The majority of the African American community worked in businesses on Bridge Street during the nineteenth century. After the close of the Civil War and the emancipation of slaves, African Americans hired themselves out in Waco in positions according to the skills and experience they possessed. Most worked as laborers and servants, though many worked in positions such as farmers, schoolteachers, and carpenters.
Near the turn of the century, Bridge Street emerged as the center of the minority-owned business community and became a communal gathering point. According to the Waco city directory, African American-owned barbershops emerged on Bridge Street as early as 1877, and several Chinese laundries and a Hispanic grocery store opened in 1892. Over the next decade, the number of minority-owned businesses increased rapidly.
On the weekends, Bridge Street filled with families and citizens from all over Waco. Restaurants, taverns, hotels, and theaters offered entertainment and enjoyment, while doctors, dentists, grocers, tailors, and other business owners met the community’s other needs. Bridge Street also served as the center for several African American newspapers for Waco, including the Waco Messenger.

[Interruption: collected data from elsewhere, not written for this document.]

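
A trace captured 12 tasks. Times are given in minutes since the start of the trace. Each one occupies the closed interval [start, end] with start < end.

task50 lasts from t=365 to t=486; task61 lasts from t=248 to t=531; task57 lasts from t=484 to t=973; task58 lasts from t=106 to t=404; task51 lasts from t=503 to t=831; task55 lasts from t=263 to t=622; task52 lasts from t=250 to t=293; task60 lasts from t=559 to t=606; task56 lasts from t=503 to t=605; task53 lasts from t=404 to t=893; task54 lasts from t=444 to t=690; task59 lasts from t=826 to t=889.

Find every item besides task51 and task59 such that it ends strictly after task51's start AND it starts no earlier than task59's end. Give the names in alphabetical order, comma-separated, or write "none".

Conditions: its end is strictly after task51's start (X.end > t=503) AND its start is no earlier than task59's end (X.start >= t=889).
task50: end t=486 > t=503? ✗; start t=365 >= t=889? ✗ → no.
task52: end t=293 > t=503? ✗; start t=250 >= t=889? ✗ → no.
task53: end t=893 > t=503? ✓; start t=404 >= t=889? ✗ → no.
task54: end t=690 > t=503? ✓; start t=444 >= t=889? ✗ → no.
task55: end t=622 > t=503? ✓; start t=263 >= t=889? ✗ → no.
task56: end t=605 > t=503? ✓; start t=503 >= t=889? ✗ → no.
task57: end t=973 > t=503? ✓; start t=484 >= t=889? ✗ → no.
task58: end t=404 > t=503? ✗; start t=106 >= t=889? ✗ → no.
task60: end t=606 > t=503? ✓; start t=559 >= t=889? ✗ → no.
task61: end t=531 > t=503? ✓; start t=248 >= t=889? ✗ → no.
Result: none.

none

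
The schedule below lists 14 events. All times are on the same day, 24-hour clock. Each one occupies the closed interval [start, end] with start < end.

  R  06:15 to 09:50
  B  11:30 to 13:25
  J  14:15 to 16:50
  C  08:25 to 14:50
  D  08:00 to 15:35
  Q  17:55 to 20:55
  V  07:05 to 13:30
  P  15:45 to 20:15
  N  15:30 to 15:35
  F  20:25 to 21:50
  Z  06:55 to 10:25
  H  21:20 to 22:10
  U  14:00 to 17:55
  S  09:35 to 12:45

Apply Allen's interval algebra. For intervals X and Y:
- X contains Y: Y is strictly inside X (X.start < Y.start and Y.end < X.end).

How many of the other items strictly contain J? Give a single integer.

1

Target J = [14:15, 16:50].
B [11:30, 13:25] → before → no.
C [08:25, 14:50] → overlaps → no.
D [08:00, 15:35] → overlaps → no.
F [20:25, 21:50] → after → no.
H [21:20, 22:10] → after → no.
N [15:30, 15:35] → during → no.
P [15:45, 20:15] → overlapped-by → no.
Q [17:55, 20:55] → after → no.
R [06:15, 09:50] → before → no.
S [09:35, 12:45] → before → no.
U [14:00, 17:55] → contains → counts.
V [07:05, 13:30] → before → no.
Z [06:55, 10:25] → before → no.
Total: 1.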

Tragedy struck Waco, and Bridge Street, in 1953. A tornado tore through downtown, taking one hundred and fourteen lives and destroying many businesses. Several buildings on Bridge Street collapsed, injuring or killing the people within. Businesses closed, leaving the lots vacant for several years. A few, such as the Mecca Drug Store, found the funds to rebuild. The citywide urban renewal project tore down the remaining buildings on Bridge Street in 1968, leaving only City Hall standing.
Today, many lament the way in which urban renewal displaced Waco’s minorities through the destruction of Bridge Street. Though the buildings no longer stand, Bridge Street remains an important part of Waco’s history. Not only did it provide a place for Waco’s minorities to engage in commerce in the heart of downtown, but it served as a communal gathering place in which respite from prejudice and segregation could be found in the mid-twentieth century.